Another blow to Moscow’s energy gains: the G7 countries decided on Friday to “urgently” cap the price of Russian oil, a complex mechanism that needs to be put in place.
A “broad coalition” of countries is invited to implement the decision, which was finalized on Friday during a virtual summit of finance ministers from the seven most industrialized countries.
“Today, the G7 took a crucial step toward our twin goals of putting pressure on global energy prices while simultaneously depriving (Vladimir) Putin of revenue to fund his brutal war in Ukraine,” US Treasury Secretary Janet Yellen immediately welcomed .
Russia, for its part, denounced a “completely absurd” measure even before it was formalized.
EU unanimity required
Such “meddling” in the oil market “will only destabilize the oil industry, the oil market. And for that, European and American consumers will be the first to pay,” Russian Deputy Prime Minister Alexander Novak threatened, quoted by Russian news agencies.
France, a member of the G7, has also dampened the enthusiasm of its partners.
“The technical work is still ongoing and it is clear to us that no final decision can be taken before the 27 Member States of the European Union have been consulted and a unanimous opinion has been obtained,” said the French Economy Ministry.
The EU is striving for this agreement “according to the schedule agreed as part of the sixth EU sanctions package” against Russia, explained EU Economic Commissioner Paolo Gentiloni, i.e. on December 5 for crude oil sales and on February 5, 2023 for petroleum products.
The capping mechanism looks complex.
“The price cap will be set at a level based on a set of technical data that will be decided by the entire coalition prior to its implementation,” write the seven countries — the US, Germany, Canada, the UK, Italy, Japan and France.
Specifically, Russia would sell its oil to these countries at a price lower than the price it sells it at today, but which would remain higher than the production price, so it has an economic interest in continuing to sell it to them sell, and so that it does not cut back on its deliveries.

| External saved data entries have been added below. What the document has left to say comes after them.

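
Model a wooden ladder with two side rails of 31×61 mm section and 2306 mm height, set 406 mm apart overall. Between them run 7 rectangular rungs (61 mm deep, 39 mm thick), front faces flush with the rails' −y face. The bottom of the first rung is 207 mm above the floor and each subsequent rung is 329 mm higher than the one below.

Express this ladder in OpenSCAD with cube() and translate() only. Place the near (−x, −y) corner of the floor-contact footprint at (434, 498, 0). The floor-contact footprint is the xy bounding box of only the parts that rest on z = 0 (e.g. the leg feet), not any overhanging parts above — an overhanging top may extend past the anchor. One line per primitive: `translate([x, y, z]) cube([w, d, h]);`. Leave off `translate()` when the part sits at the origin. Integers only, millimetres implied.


translate([434, 498, 0]) cube([31, 61, 2306]);
translate([809, 498, 0]) cube([31, 61, 2306]);
translate([465, 498, 207]) cube([344, 61, 39]);
translate([465, 498, 536]) cube([344, 61, 39]);
translate([465, 498, 865]) cube([344, 61, 39]);
translate([465, 498, 1194]) cube([344, 61, 39]);
translate([465, 498, 1523]) cube([344, 61, 39]);
translate([465, 498, 1852]) cube([344, 61, 39]);
translate([465, 498, 2181]) cube([344, 61, 39]);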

The challenge is to win over as many countries as possible, because the price cap only works if all major buyer countries participate, emphasize the experts, who point in particular to the role of China and India.
To that end, the G7 “calls on all countries to give their opinion on the design of the price cap and to implement this important measure” to form “a broad coalition” to maximize the measure’s impact.

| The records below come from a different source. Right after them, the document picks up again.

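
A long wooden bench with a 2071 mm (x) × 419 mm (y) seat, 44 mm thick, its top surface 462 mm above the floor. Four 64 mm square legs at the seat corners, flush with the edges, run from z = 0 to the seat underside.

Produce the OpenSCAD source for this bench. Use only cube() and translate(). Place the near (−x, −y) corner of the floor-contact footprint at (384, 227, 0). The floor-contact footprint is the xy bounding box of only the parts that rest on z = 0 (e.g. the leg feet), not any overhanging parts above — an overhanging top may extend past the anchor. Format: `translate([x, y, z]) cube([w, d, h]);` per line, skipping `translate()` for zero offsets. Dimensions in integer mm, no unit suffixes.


translate([384, 227, 418]) cube([2071, 419, 44]);
translate([384, 227, 0]) cube([64, 64, 418]);
translate([384, 582, 0]) cube([64, 64, 418]);
translate([2391, 227, 0]) cube([64, 64, 418]);
translate([2391, 582, 0]) cube([64, 64, 418]);


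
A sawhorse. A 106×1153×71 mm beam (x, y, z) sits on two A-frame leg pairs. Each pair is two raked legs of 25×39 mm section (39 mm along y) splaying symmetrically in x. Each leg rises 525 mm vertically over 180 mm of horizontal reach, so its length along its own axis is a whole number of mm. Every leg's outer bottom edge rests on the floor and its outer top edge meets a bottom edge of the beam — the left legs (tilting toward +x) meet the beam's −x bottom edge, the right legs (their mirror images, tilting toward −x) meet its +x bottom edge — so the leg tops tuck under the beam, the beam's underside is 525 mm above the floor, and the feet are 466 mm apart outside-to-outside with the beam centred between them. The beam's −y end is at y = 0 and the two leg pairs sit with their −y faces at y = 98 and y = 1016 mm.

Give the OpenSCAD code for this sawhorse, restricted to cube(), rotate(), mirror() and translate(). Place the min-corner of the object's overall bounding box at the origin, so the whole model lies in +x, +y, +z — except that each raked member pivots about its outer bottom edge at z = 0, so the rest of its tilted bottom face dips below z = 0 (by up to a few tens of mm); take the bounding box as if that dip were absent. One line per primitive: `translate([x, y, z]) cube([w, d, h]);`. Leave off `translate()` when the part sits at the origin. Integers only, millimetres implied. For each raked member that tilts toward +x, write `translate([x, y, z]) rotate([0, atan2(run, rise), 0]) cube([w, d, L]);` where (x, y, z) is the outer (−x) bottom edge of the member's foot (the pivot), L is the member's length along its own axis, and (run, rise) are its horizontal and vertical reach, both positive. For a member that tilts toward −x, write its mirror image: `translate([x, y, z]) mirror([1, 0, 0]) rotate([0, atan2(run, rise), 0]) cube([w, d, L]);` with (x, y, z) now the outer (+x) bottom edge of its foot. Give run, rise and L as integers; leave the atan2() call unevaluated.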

The G20 summit on November 15th and 16th in Bali should therefore be a crucial meeting in the implementation of this coalition.
At the end of June, leaders of the G7 countries began work, spurred on by Washington, to develop the mechanisms for this cap, which should be based on a ban on insurers and reinsurers from covering sea transport of Russian oil.
Such a mechanism should have a real impact on the Russian economy, Ms Yellen believes. “We have already started to see the impact of the price cap from Russia’s hasty attempts to negotiate bilateral oil swaps with massive rebates,” the finance minister said.
British Chancellor of the Exchequer Nadhim Zahawi welcomes that this ceiling is likely to deal a new blow to the Russian economy, which is already “slipping into a deep recession”.
However, the measure carries the risk of collateral effects for the global economy, warns the think tank Capital Economics.
The mechanism “could further inflate global energy prices,” he warns in a statement, but stresses that “the cap could also reduce tax revenues for the Russian government.”